This Act prohibits the use of federal funds to eliminate the Corporation for National and Community Service and reinforces Congress's commitment to national service programs.
Chrissy Houlahan
Representative
PA-6
The Protect National Service Act affirms the significant societal return on investment provided by national service programs like AmeriCorps. This bill prohibits the use of federal funds to eliminate the Corporation for National and Community Service (CNCS) or alter its status as a Government corporation. It ensures that any future reorganization must maintain the Trust's solvency and continue federal commitment to civic engagement. The CEO must annually certify compliance with these protections to Congress for five years.

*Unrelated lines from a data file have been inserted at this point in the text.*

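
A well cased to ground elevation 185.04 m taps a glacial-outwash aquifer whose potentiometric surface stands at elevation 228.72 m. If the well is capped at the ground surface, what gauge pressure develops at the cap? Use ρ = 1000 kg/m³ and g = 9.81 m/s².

P ≈ 429 kPa

Head above the cap: Δh = 228.72 − 185.04 = 43.68 m.
P = ρgΔh = 1000 × 9.81 × 43.68 = 428501 Pa ≈ 429 kPa.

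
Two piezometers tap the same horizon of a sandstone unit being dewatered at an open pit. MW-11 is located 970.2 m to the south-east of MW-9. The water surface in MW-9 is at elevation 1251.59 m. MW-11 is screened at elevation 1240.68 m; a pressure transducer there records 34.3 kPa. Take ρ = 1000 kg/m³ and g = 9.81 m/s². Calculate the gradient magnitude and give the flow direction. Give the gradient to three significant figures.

Total head at MW-9: h = 1251.59 m (water level in the piezometer is the total head).
Pressure head at MW-11: ψ = P/(ρg) = 34.3×1000 / (1000 × 9.81) = 3.50 m.
Total head at MW-11: h = z + ψ = 1240.68 + 3.50 = 1244.18 m.
Head difference: h(MW-9) − h(MW-11) = 1251.59 − 1244.18 = 7.41 m.
Hydraulic gradient: i = |Δh| / L = 7.41 / 970.2 = 0.00764.
Flow is from higher to lower head: from MW-9 toward MW-11, i.e. toward the south-east.

i ≈ 0.00764; groundwater flows toward the south-east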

This bill, the “Protect National Service Act,” is essentially a stability measure designed to lock down the legal status of the Corporation for National and Community Service (CNCS), the federal agency that runs programs like AmeriCorps and Senior Corps. The core of the bill is simple but powerful: it prohibits using any federal funds—including money from the 2025 American Relief Act or any other appropriations—to eliminate the CNCS’s status as a “Government corporation.” This is a direct move to protect the agency from being dissolved or merged by executive action alone.
Why the urgency to protect this specific agency? The bill’s findings section lays out the case with some serious numbers. Congress points to studies showing that for every $1 invested in national service programs, the country gets back a massive $17.30 in return. That’s not a typo. Over the last three decades, over 900,000 AmeriCorps members have delivered more than 1.2 billion hours of service, which translates to over $38 billion in value for communities. Whether it’s tutoring kids, helping with disaster relief, or building affordable housing, these programs have a proven track record of tackling needs the government often can’t reach as efficiently. This bill is about protecting that economic efficiency and community impact.

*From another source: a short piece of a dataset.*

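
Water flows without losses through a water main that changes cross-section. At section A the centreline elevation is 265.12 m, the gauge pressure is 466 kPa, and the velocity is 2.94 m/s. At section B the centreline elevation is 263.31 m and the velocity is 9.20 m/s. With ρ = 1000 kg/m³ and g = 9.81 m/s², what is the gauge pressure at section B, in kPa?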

The biggest real-world impact of this bill is on government structure and stability. It reinforces the idea that only Congress—through an official Act—can eliminate the CNCS. This means that a future administration can’t simply issue an executive order or use budget cuts to force the agency out of existence or break it up. For anyone currently serving in AmeriCorps, or the non-profits relying on those volunteers, this bill provides a significant layer of certainty. It ensures that the National Service Trust, which holds the education awards for members, remains funded and operational, removing a major point of anxiety for those planning their post-service education or debt repayment.

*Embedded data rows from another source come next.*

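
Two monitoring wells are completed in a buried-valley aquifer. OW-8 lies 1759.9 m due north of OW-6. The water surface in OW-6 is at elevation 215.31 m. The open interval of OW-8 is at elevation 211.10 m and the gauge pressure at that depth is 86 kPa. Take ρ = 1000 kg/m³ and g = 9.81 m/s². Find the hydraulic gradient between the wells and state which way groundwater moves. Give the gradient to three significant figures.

i ≈ 0.00259; groundwater flows toward the south

Total head at OW-6: h = 215.31 m (water level in the piezometer is the total head).
Pressure head at OW-8: ψ = P/(ρg) = 86×1000 / (1000 × 9.81) = 8.77 m.
Total head at OW-8: h = z + ψ = 211.10 + 8.77 = 219.87 m.
Head difference: h(OW-6) − h(OW-8) = 215.31 − 219.87 = -4.56 m.
Hydraulic gradient: i = |Δh| / L = 4.56 / 1759.9 = 0.00259.
Flow is from higher to lower head: from OW-8 toward OW-6, i.e. toward the south.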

To ensure this protection isn't just words on paper, the bill puts the Chief Executive Officer of the CNCS on the hook for compliance. The CEO must officially certify in writing to the relevant Congressional committees—the House Committee on Education and Workforce and the Senate Committee on Health, Education, Labor, and Pensions—that they are following this funding prohibition. This certification has to happen within 30 days of the bill becoming law and then annually for the next five years. This mandatory, recurring check-in is a clear way to keep the executive branch accountable to Congress regarding the agency’s protected status, ensuring the stability promised by the bill actually materializes for the next half-decade.